Sous le titre « Le chiffre qui tue », j’ai montré l’année dernière la terrible dégringolade de notre balance du commerce extérieur, qui est passée d’un solde positif de 3,5 milliards d’euros en 2002 à un solde négatif de 67,2 milliards en 2012, soit en moyenne une chute de sept milliards par an. Or les charges qui pèsent sur les entreprises françaises n’ont pratiquement pas changé pendant cette période. Nous devons en déduire que si les entreprises françaises sont devenues moins compétitives sur le marché international, ce n’est pas en raison de contraintes externes. La seule explication possible se trouve dans le management, au sens large.

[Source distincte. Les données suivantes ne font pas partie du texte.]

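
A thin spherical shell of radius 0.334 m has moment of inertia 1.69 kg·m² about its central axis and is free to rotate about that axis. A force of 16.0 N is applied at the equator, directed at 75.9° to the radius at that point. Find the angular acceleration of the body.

α ≈ 3.07 rad/s²

Only the tangential component produces torque: τ = F R sinθ = (16.0)(0.334) sin 75.9° = 5.183 N·m.
Newton's second law for rotation, τ = Iα, gives α = τ/I = 5.183/1.690 = 3.067 rad/s².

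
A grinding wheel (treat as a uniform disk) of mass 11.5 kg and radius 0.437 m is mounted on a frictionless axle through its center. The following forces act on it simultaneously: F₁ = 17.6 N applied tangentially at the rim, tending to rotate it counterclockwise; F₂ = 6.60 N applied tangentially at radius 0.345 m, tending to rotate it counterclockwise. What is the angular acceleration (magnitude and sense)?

I = ½MR² = (1/2)(11.5)(0.437)² = 1.098 kg·m².
Taking counterclockwise as positive: τ₁ = +(17.6)(0.437) = +7.691 N·m; τ₂ = +(6.60)(0.345) = +2.277 N·m.
Net torque τ = 9.968 N·m.
α = τ/I = 9.968/1.098 = 9.078 rad/s².

α ≈ 9.08 rad/s², counterclockwise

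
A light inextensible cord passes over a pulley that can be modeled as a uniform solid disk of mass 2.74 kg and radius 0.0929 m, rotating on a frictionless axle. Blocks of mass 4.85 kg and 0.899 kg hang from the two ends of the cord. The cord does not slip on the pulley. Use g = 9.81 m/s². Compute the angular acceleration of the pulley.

I = ½MR² = (1/2)(2.74)(0.0929)² = 0.01182 kg·m².
Heavier block: m₁g − T₁ = m₁a. Lighter block: T₂ − m₂g = m₂a.
Pulley: (T₁ − T₂)R = Iα = I(a/R), so T₁ − T₂ = (I/R²)a = (1/2)M_p a = 1.370·a.
Adding the three: (m₁ − m₂)g = (m₁ + m₂ + 1.370)a, so a = (4.85 − 0.899)(9.81)/(4.85 + 0.899 + 1.370) = 5.444 m/s².
α = a/R = 5.444/0.0929 = 58.61 rad/s².

α ≈ 58.6 rad/s²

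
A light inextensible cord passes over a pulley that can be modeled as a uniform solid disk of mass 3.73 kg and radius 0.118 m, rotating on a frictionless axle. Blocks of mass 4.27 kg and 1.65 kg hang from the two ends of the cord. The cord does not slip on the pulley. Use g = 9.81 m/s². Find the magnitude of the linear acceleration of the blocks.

a ≈ 3.30 m/s²

I = ½MR² = (1/2)(3.73)(0.118)² = 0.02597 kg·m².
Heavier block: m₁g − T₁ = m₁a. Lighter block: T₂ − m₂g = m₂a.
Pulley: (T₁ − T₂)R = Iα = I(a/R), so T₁ − T₂ = (I/R²)a = (1/2)M_p a = 1.865·a.
Adding the three: (m₁ − m₂)g = (m₁ + m₂ + 1.865)a, so a = (4.27 − 1.65)(9.81)/(4.27 + 1.65 + 1.865) = 3.302 m/s².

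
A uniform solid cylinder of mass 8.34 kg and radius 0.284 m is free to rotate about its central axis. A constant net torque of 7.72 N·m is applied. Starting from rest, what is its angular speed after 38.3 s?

ω ≈ 879 rad/s

I = ½MR² = (1/2)(8.34)(0.284)² = 0.3363 kg·m².
α = τ/I = 7.72/0.3363 = 22.95 rad/s².
ω = ω₀ + αt = 0 + (22.95)(38.3) = 879.1 rad/s.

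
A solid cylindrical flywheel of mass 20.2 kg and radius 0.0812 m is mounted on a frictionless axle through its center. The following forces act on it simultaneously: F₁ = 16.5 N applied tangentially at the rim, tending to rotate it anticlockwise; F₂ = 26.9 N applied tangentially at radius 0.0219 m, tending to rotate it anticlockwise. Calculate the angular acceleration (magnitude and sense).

I = ½MR² = (1/2)(20.2)(0.0812)² = 0.06659 kg·m².
Taking anticlockwise as positive: τ₁ = +(16.5)(0.0812) = +1.340 N·m; τ₂ = +(26.9)(0.0219) = +0.5891 N·m.
Net torque τ = 1.929 N·m.
α = τ/I = 1.929/0.06659 = 28.97 rad/s².

α ≈ 29.0 rad/s², anticlockwise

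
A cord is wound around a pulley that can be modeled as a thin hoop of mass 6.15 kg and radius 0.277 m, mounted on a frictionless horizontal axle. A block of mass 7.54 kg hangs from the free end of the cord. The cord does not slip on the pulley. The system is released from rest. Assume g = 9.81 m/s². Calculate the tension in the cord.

I = MR² = (6.15)(0.277)² = 0.4719 kg·m².
Block: mg − T = ma. Pulley: TR = Iα. No-slip: a = αR, so T = (I/R²)a = 6.150·a.
Then mg = (m + 6.150)a, so a = (7.54)(9.81)/(7.54 + 6.150) = 5.403 m/s².
T = 6.150·a = 33.23 N.

T ≈ 33.2 N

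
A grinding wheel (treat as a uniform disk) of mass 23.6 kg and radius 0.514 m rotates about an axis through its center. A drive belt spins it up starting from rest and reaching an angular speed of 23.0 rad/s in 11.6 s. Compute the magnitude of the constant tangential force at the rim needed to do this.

I = ½MR² = (1/2)(23.6)(0.514)² = 3.118 kg·m².
α = Δω/Δt = (23.0 − 0)/11.6 = 1.983 rad/s².
The required torque is τ = Iα = (3.118)(1.983) = 6.181 N·m.
A tangential force at the rim gives τ = FR, so F = τ/R = 6.181/0.514 = 12.03 N.

F ≈ 12.0 N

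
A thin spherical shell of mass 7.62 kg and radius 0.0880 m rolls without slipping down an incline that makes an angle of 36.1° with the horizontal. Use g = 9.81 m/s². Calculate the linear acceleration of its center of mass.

a ≈ 3.47 m/s²

Translation along the incline: Mg sinθ − f = Ma.
Rotation about the center: fR = Iα with I = (2/3)MR². No-slip gives a = αR, so f = (I/R²)a = (2/3)M a.
Substituting: Mg sinθ = (1 + 0.6667)Ma, so a = g sinθ/(1 + 0.6667) = (9.81) sin 36.1° / 1.667 = 3.468 m/s².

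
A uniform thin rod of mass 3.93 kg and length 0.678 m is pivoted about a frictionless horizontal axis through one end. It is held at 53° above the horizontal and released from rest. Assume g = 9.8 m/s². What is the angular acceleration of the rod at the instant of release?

α ≈ 13.0 rad/s²

About the pivot, I = (1/3)ML² = (1/3)(3.93)(0.678)² = 0.6022 kg·m².
The weight acts at the center, a distance L/2 = 0.3390 m from the pivot; τ = Mg(L/2) cos 53° = 7.857 N·m.
α = τ/I = 7.857/0.6022 = 13.05 rad/s².
(Equivalently α = (3g/(2L)) cos 53° = 13.05 rad/s².)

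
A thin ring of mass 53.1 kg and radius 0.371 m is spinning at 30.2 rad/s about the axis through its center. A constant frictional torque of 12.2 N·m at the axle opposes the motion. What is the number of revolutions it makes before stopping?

I = MR² = (53.1)(0.371)² = 7.309 kg·m².
The net torque has magnitude 12.2 N·m, opposing ω.
|α| = τ/I = 12.20/7.309 = 1.669 rad/s² (deceleration).
ω² = ω₀² − 2|α|θ with ω = 0 ⇒ θ = ω₀²/(2|α|) = 273.2 rad = 43.48 rev.

≈ 43.5 revolutions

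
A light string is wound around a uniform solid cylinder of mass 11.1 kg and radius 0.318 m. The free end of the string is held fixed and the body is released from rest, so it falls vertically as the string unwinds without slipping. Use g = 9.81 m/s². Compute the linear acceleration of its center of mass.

a ≈ 6.54 m/s²

Translation: Mg − T = Ma. Rotation about the center: TR = Iα with I = ½MR².
With a = αR: T = (I/R²)a = (1/2)M a, so Mg = (1 + 0.5000)Ma.
a = g/(1 + 0.5000) = 9.81/1.500 = 6.540 m/s².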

Ce n’est pas en continuant d’utiliser des méthodes de management qui ont donné de si piteux résultats qu’une entreprise peut réussir. Nous invitons donc les chefs d’entreprise et leurs collaborateurs à étudier et appliquer sans plus tarder les méthodes de Deming.
L’école laïque
Les parents peuvent choisir d’envoyer leurs enfants dans une école laïque ou dans une école confessionnelle. L’école laïque n’est pas réservée aux athées ; on y trouve également de nombreux enfants chrétiens, juifs et musulmans. Depuis 1905, conformément à la loi sur la séparation des Eglises et de l’Etat, l’Education nationale veille soigneusement à ce que les enseignants n’y expriment aucune opinion sur les religions. Cette règle est généralement bien respectée.
Cependant, à l’école, rien n’empêche les enfants de parler entre eux de religion en dehors des heures de cours ; il est certain que depuis le 11 janvier le sujet les intéresse particulièrement. Le brassage des cultures, qui est une particularité de notre école laïque, est, comme la langue d’Esope, la meilleure et la pire des choses. Elle peut conduire soit à une meilleure connaissance de l’autre, soit au contraire à l’isolement d’une minorité. L’évolution des mentalités dans la petite communauté formée par les élèves d’une école primaire ou d’un collège jouera nécessairement un rôle dans les sentiments de toute la société française de demain ; mais comment la contrôler ?
Jusqu’à présent, l’Education nationale faisait semblant de croire que les jeunes élèves oublient provisoirement leurs idées sur la religion quand ils franchissent le seuil d’une école laïque. Tout le monde sait que ce n’est pas vrai. Par conséquent il est urgent que l’Education nationale donne aux enseignants de nouvelles consignes et les moyens d’encadrer la réflexion des élèves sur ce point. La tâche est difficile mais nécessaire ; en particulier il faut se garder d’inciter les élèves à une sorte d’athéisme, car il ne faut pas confondre athéisme et laïcité. « La France est une République indivisible, laïque, démocratique et sociale. » Ainsi commence l’article premier de notre constitution. Par ce texte, la République française donne à tous ses citoyens la garantie formelle que l’Education nationale doit répondre à leur exigence de compréhension, qu’ils soient athées, chrétiens, juifs ou musumans.